また、試験中の話ではありませんが、私は広島から試験を受けに来たので、とにかく移動で死ぬほど疲れました。重い荷物を持って広い東京駅を歩き回り、ホテルにつく頃には一歩も動けませんでした。早めにホテルに着いて翌日のために勉強をしようと思っていましたが、大量に勉強道具を持ってきたくせに全くできず後悔しました。地方から東京に受けに来る人は、荷物をなるべく少なくしていく事(いるかな?と思って持ってきた物は大抵使わずに終わります。勉強道具をたくさん持ってきてもしょうがないです。)、買い物は最大限、土地勘のある地元で事前に済ませて置く事が大切です。疲れを試験の日に持ち越さないようにしましょう。
8. 最後に一言
オンレクの、大量の過去問を自分の好きなタイミングで解いて慣れるという方法は自分に合っていてとても良かったです。本当にありがとうございました。

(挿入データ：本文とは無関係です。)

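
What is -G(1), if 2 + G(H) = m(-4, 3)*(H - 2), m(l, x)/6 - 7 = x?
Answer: 62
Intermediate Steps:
m(l, x) = 42 + 6*x
G(H) = -122 + 60*H (G(H) = -2 + (42 + 6*3)*(H - 2) = -2 + (42 + 18)*(-2 + H) = -2 + 60*(-2 + H) = -2 + (-120 + 60*H) = -122 + 60*H)
-G(1) = -(-122 + 60*1) = -(-122 + 60) = -1*(-62) = 62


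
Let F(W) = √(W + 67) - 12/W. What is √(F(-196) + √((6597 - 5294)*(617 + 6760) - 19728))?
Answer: √(3 + 49*√9592503 + 49*I*√129)/7 ≈ 55.653 + 0.10204*I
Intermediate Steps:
F(W) = √(67 + W) - 12/W
√(F(-196) + √((6597 - 5294)*(617 + 6760) - 19728)) = √((√(67 - 196) - 12/(-196)) + √((6597 - 5294)*(617 + 6760) - 19728)) = √((√(-129) - 12*(-1/196)) + √(1303*7377 - 19728)) = √((I*√129 + 3/49) + √(9612231 - 19728)) = √((3/49 + I*√129) + √9592503) = √(3/49 + √9592503 + I*√129)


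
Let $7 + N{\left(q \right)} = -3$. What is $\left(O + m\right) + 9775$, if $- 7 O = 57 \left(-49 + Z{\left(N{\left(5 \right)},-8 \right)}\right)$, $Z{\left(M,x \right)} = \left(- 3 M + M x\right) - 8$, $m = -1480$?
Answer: $\frac{55044}{7} \approx 7863.4$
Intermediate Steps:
$N{\left(q \right)} = -10$ ($N{\left(q \right)} = -7 - 3 = -10$)
$Z{\left(M,x \right)} = -8 - 3 M + M x$
$O = - \frac{3021}{7}$ ($O = - \frac{57 \left(-49 - -102\right)}{7} = - \frac{57 \left(-49 + \left(-8 + 30 + 80\right)\right)}{7} = - \frac{57 \left(-49 + 102\right)}{7} = - \frac{57 \cdot 53}{7} = \left(- \frac{1}{7}\right) 3021 = - \frac{3021}{7} \approx -431.57$)
$\left(O + m\right) + 9775 = \left(- \frac{3021}{7} - 1480\right) + 9775 = - \frac{13381}{7} + 9775 = \frac{55044}{7}$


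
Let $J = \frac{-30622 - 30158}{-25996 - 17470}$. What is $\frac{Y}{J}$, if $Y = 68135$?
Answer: $\frac{296155591}{6078} \approx 48726.0$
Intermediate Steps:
$J = \frac{30390}{21733}$ ($J = - \frac{60780}{-43466} = \left(-60780\right) \left(- \frac{1}{43466}\right) = \frac{30390}{21733} \approx 1.3983$)
$\frac{Y}{J} = \frac{68135}{\frac{30390}{21733}} = 68135 \cdot \frac{21733}{30390} = \frac{296155591}{6078}$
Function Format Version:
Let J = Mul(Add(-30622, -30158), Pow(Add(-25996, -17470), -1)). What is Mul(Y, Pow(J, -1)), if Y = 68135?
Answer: Rational(296155591, 6078) ≈ 48726.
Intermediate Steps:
J = Rational(30390, 21733) (J = Mul(-60780, Pow(-43466, -1)) = Mul(-60780, Rational(-1, 43466)) = Rational(30390, 21733) ≈ 1.3983)
Mul(Y, Pow(J, -1)) = Mul(68135, Pow(Rational(30390, 21733), -1)) = Mul(68135, Rational(21733, 30390)) = Rational(296155591, 6078)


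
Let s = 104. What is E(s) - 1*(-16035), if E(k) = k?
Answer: 16139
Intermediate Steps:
E(s) - 1*(-16035) = 104 - 1*(-16035) = 104 + 16035 = 16139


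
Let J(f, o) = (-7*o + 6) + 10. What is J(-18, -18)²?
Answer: 20164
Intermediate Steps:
J(f, o) = 16 - 7*o (J(f, o) = (6 - 7*o) + 10 = 16 - 7*o)
J(-18, -18)² = (16 - 7*(-18))² = (16 + 126)² = 142² = 20164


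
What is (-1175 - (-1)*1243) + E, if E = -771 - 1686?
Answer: -2389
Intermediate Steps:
E = -2457
(-1175 - (-1)*1243) + E = (-1175 - (-1)*1243) - 2457 = (-1175 - 1*(-1243)) - 2457 = (-1175 + 1243) - 2457 = 68 - 2457 = -2389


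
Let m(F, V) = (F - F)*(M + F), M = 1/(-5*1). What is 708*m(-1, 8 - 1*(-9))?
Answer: 0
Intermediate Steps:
M = -⅕ (M = 1/(-5) = 1*(-⅕) = -⅕ ≈ -0.20000)
m(F, V) = 0 (m(F, V) = (F - F)*(-⅕ + F) = 0*(-⅕ + F) = 0)
708*m(-1, 8 - 1*(-9)) = 708*0 = 0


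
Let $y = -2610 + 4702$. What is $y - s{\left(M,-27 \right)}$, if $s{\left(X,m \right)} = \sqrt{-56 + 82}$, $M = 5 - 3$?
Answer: $2092 - \sqrt{26} \approx 2086.9$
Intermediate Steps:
$y = 2092$
$M = 2$ ($M = 5 - 3 = 2$)
$s{\left(X,m \right)} = \sqrt{26}$
$y - s{\left(M,-27 \right)} = 2092 - \sqrt{26}$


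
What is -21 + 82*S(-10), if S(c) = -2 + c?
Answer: -1005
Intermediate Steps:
-21 + 82*S(-10) = -21 + 82*(-2 - 10) = -21 + 82*(-12) = -21 - 984 = -1005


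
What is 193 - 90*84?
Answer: -7367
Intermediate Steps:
193 - 90*84 = 193 - 7560 = -7367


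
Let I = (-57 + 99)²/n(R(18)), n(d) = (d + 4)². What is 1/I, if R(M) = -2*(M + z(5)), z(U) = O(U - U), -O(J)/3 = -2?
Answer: 484/441 ≈ 1.0975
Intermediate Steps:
O(J) = 6 (O(J) = -3*(-2) = 6)
z(U) = 6
R(M) = -12 - 2*M (R(M) = -2*(M + 6) = -2*(6 + M) = -12 - 2*M)
n(d) = (4 + d)²
I = 441/484 (I = (-57 + 99)²/((4 + (-12 - 2*18))²) = 42²/((4 + (-12 - 36))²) = 1764/((4 - 48)²) = 1764/((-44)²) = 1764/1936 = 1764*(1/1936) = 441/484 ≈ 0.91116)
1/I = 1/(441/484) = 484/441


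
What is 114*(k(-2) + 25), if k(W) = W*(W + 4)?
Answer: 2394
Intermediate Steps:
k(W) = W*(4 + W)
114*(k(-2) + 25) = 114*(-2*(4 - 2) + 25) = 114*(-2*2 + 25) = 114*(-4 + 25) = 114*21 = 2394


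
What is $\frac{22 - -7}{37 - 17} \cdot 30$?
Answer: $\frac{87}{2} \approx 43.5$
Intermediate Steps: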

指定校推薦もAO入試も駄目になり、最後の手段として一般入試を使いましたが、一般入試で通って良かったと思っています。英語の対策を通して、リーディングやリスニングが以前と比べ、断然出来るようになりました。人文社会科学の対策をしたおかげで、日本語の読解力もより上がったと思います。何より、文章が楽しく新発見や考え直させられる機会が多くありました。有意義な勉強が出来たと思っています。
合格発表前は、駄目なんじゃないかと思いましたが、合格して本当に良かったです。